8. "Disco Infiltrator"
This one is also an experiment and probably my favorite LCD Soundsystem deep cut.
This is a really cool loop.
You mentioned the one-note bass riff earlier and that’s also here. The entire song is pretty much octaves.
Do they play this one live?
Not really. I’m not sure they’ve ever played this song actually. It was one of the first songs James Murphy wrote for the project.
It’s cool. It’s got some of those Daft Punk brutal filters feel to it too. It’s different kinda music. This is a cool album.
This comes from when he was working with Ad Rock from the Beastie Boys.
He worked with him?
Yeah, BS2000. You remember that project?
I’ve never even heard of it. Huh. Did they release stuff on Grand Royal?
They did. It was Ad Rock and the drummer from Suicidal Tendencies.
Oh wow. Pavement did a tour with Beastie Boys, who were the headliners, and Bikini Kill in Australia and that’s where he met his wife Kathleen Hanna. They fell in love on that tour. Bikini Kill played a lot of amazing shows on that tour. Not on the actual festival, which was called Summersault, but they broke off and played a ton of great gigs on their own.
That must’ve been incredible to see.
This song was really cool. So far there hasn’t been any changes to side two and I really like that. It’s all drone one-notes. It’s definitely interesting. There weren’t that many changes at all. Minimalism, you can say a lot about it. I like things that are hypnotic and get you in a trance and just keep going. It’s more visceral than I thought it was going to be, which is nice for them. I thought they were a burly rock band. But it is more burly sounding than the Strokes or Yeah Yeah Yeahs. Those bands are thin-sounding even though I like them.
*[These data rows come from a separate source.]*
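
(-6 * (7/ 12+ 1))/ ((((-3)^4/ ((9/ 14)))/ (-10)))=95/ 126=0.75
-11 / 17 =-0.65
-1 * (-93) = 93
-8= -8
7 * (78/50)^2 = 10647/625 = 17.04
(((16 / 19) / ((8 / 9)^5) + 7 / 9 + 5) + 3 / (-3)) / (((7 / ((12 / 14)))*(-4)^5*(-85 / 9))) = 134979 / 1693450240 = 0.00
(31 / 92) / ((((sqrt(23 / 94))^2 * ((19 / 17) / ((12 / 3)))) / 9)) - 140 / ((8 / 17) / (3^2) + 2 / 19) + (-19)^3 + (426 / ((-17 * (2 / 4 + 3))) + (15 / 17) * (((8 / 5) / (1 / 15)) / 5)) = -2110718159819 / 273899801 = -7706.17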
It’s almost lo-fi. I wouldn’t call this lo-fi.
9. "Great Release"
Here for a sad, epic closer. We’ll see. Maybe it’ll have some feels because there hasn’t been any feels since side A song five.
You really keep setting it up for me.
I think all the song titles are good. The lyrics are good too even now 15 years later they don’t seem bad. Even though they’re just words, they’re not trying to be brilliant. It’s good. Does he say “Great Release” in this one too?
He does, actually.
Yeah. It’s got a little heartbeat pulse kick drum thing happening. It’s the heartbeat of humanity. Quiet vocals. Two James Murphys stacked on top of each other at least in the vocals. It could be someone else with him but probably not.
It reminds me a lot of Brian Eno.
That’s true. I was trying to think of that. He’s another guy who you could’ve asked me to listen to.
That’s right! I noticed you had Roxy Music on the list you sent me. So yeah, that was the record.
That was a cool. It was a good way to end the record. It wasn’t too long, which I think was a good thing. It’s a feeling song. They gotta have that side of them to fill out the picture of why you should like the band. Otherwise, you’d just be a hits band and no one wants to be that. You have to have the feels and the real thing too. The people want their heart-strings pulled. It’s not manipulative or a chart an artist has to check boxes in but James and the seldom seen musicians on this LP did it.
There’s nothing to be ashamed of here, that’s for sure. I mean, this is probably going to get me to check out the rest of their catalog. I’ve liked most everything I’ve heard from this band. However, I do remember that one song they had on a later record called “Drunk Girls.” I don’t like that one. We all make bad songs. I’ve made plenty so it’s nothing to feel bad about. And you can take it if you’re someone like LCD Soundsystem. But that’s the only one I’ve heard where I was like, “that’s just not that good.”